ICSP 12 convened from 22-23 March 2016. In accordance with UNGA resolution 70/75, ICSP 12 served primarily as a preparatory meeting for the Resumed Review Conference, adopting the provisional agenda and draft organization of work. Participants also suggested, inter alia: addressing new and emerging challenges, such as the impacts of climate change and ocean acidification on the sustainability of fish stocks; and considering the issue of “shark finning” at the Resumed Review Conference, noting that there is not yet an agreed global definition. Delegates called for improving the quality of performance reviews, implementation of recommendations and coordination and cooperation among RFMOs, among other areas.
UN SUSTAINABLE DEVELOPMENT SUMMIT: The Summit (25-27 September 2015, New York) adopted the 2030 Agenda for Sustainable Development, including a set of 17 Sustainable Development Goals (SDGs).
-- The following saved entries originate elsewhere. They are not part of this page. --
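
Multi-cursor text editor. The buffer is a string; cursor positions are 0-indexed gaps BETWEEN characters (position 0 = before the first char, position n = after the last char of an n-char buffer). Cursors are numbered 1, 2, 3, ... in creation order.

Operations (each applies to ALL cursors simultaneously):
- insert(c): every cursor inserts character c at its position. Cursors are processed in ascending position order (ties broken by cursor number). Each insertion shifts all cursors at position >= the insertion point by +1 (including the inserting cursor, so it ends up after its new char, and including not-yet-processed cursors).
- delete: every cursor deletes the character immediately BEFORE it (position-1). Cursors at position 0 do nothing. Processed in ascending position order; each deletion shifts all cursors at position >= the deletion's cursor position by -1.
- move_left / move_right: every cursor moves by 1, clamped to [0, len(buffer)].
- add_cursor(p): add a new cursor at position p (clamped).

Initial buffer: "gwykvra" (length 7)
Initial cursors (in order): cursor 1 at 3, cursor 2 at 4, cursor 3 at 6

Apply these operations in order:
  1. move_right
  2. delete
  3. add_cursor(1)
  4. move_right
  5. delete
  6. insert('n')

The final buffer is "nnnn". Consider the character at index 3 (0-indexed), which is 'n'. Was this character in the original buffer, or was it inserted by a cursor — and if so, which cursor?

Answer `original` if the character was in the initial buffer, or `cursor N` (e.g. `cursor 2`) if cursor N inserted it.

After op 1 (move_right): buffer="gwykvra" (len 7), cursors c1@4 c2@5 c3@7, authorship .......
After op 2 (delete): buffer="gwyr" (len 4), cursors c1@3 c2@3 c3@4, authorship ....
After op 3 (add_cursor(1)): buffer="gwyr" (len 4), cursors c4@1 c1@3 c2@3 c3@4, authorship ....
After op 4 (move_right): buffer="gwyr" (len 4), cursors c4@2 c1@4 c2@4 c3@4, authorship ....
After op 5 (delete): buffer="" (len 0), cursors c1@0 c2@0 c3@0 c4@0, authorship 
After op 6 (insert('n')): buffer="nnnn" (len 4), cursors c1@4 c2@4 c3@4 c4@4, authorship 1234
Authorship (.=original, N=cursor N): 1 2 3 4
Index 3: author = 4

Answer: cursor 4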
Under SDG 14 (Conserve and sustainably use the oceans, seas and marine resources for sustainable development), states committed to, inter alia: sustainably manage and protect marine and coastal ecosystems to avoid significant adverse impacts, including by strengthening their resilience, and take action for their restoration in order to achieve healthy and productive oceans by 2020; and effectively regulate harvesting and end overfishing, IUU fishing and destructive fishing practices, as well as implement science-based management plans, in order to restore fish stocks in the shortest time feasible, at least to levels that can produce maximum sustainable yield as determined by their biological characteristics by 2020. SDG 14 also includes commitment to: conserve at least 10% of coastal and marine areas, consistent with national and international law and based on the best available scientific information by 2020; increase scientific knowledge, develop research capacity and transfer marine technology; and enhance the conservation and sustainable use of oceans and their resources by implementing international law as reflected in UNCLOS.
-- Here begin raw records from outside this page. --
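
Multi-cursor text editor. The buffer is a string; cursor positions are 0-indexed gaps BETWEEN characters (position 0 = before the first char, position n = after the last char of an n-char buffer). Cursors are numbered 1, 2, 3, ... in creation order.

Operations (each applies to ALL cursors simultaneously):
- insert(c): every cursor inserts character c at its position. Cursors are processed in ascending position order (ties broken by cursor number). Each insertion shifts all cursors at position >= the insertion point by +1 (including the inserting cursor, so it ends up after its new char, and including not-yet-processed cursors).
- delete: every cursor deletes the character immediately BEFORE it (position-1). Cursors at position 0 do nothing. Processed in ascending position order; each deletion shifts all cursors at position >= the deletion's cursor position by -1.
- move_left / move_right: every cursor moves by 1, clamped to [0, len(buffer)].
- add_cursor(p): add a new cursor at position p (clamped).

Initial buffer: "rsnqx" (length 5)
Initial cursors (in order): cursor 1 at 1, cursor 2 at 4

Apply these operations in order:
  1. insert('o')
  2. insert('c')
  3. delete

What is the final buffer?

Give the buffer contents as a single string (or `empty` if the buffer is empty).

Answer: rosnqox

Derivation:
After op 1 (insert('o')): buffer="rosnqox" (len 7), cursors c1@2 c2@6, authorship .1...2.
After op 2 (insert('c')): buffer="rocsnqocx" (len 9), cursors c1@3 c2@8, authorship .11...22.
After op 3 (delete): buffer="rosnqox" (len 7), cursors c1@2 c2@6, authorship .1...2.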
70TH SESSION OF THE GENERAL ASSEMBLY: In its resolution 70/226, the UNGA decided to convene the High-level UN Conference to Support the Implementation of SDG 14 in Fiji from 5-9 June 2017, coinciding with World Oceans Day.
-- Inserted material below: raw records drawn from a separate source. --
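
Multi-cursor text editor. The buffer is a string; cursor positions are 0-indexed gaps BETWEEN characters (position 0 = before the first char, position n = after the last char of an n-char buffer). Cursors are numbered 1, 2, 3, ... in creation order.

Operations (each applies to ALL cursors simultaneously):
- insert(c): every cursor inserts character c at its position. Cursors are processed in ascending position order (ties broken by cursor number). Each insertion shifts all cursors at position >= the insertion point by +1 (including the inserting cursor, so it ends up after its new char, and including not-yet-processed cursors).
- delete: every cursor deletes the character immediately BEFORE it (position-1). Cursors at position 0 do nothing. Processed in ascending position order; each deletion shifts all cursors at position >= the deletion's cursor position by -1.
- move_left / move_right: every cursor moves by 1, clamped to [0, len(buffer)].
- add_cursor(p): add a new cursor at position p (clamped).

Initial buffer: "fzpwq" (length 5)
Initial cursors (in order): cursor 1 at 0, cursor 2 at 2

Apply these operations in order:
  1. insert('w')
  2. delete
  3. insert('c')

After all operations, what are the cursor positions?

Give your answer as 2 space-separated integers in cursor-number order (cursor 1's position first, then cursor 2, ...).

After op 1 (insert('w')): buffer="wfzwpwq" (len 7), cursors c1@1 c2@4, authorship 1..2...
After op 2 (delete): buffer="fzpwq" (len 5), cursors c1@0 c2@2, authorship .....
After op 3 (insert('c')): buffer="cfzcpwq" (len 7), cursors c1@1 c2@4, authorship 1..2...

Answer: 1 4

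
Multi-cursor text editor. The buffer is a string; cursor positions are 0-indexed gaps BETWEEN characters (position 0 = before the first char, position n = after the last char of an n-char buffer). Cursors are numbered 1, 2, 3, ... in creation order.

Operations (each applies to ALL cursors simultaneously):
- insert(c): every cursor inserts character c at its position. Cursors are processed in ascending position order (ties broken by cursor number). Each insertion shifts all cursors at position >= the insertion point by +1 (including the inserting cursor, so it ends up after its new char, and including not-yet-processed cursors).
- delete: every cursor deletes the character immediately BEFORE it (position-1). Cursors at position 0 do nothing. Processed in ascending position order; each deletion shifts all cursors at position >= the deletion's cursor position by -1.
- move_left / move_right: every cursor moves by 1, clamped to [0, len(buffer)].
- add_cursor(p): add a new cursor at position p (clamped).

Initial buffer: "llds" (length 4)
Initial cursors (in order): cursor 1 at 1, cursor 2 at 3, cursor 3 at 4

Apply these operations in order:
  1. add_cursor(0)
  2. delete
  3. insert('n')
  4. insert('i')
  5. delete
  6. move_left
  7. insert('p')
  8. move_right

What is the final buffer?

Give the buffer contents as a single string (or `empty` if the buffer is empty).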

FIRST SESSION OF THE PREPARATORY COMMITTEE ON MARINE BIODIVERSITY BEYOND AREAS OF NATIONAL JURSIDICTION: The first session of the Preparatory Committee (PrepCom) on the elements of a draft text of an international legally binding instrument under UNCLOS on the conservation and sustainable use of marine biodiversity of areas beyond national jurisdiction (BBNJ) met from 28 March-8 April 2016, in New York. The session addressed the scope of an international legally binding instrument and its relationship with other instruments; guiding approaches and principles; marine genetic resources, including questions on access and benefit-sharing; area-based management tools, including marine protected areas; environmental impact assessments; and capacity building and marine technology transfer. The meeting agreed to a procedural roadmap outlining the structure of PrepCom 2, as well as on having a Chair’s summary of the meeting and an indicative list of issues circulated during the intersessional period, to facilitate preparations for PrepCom 2.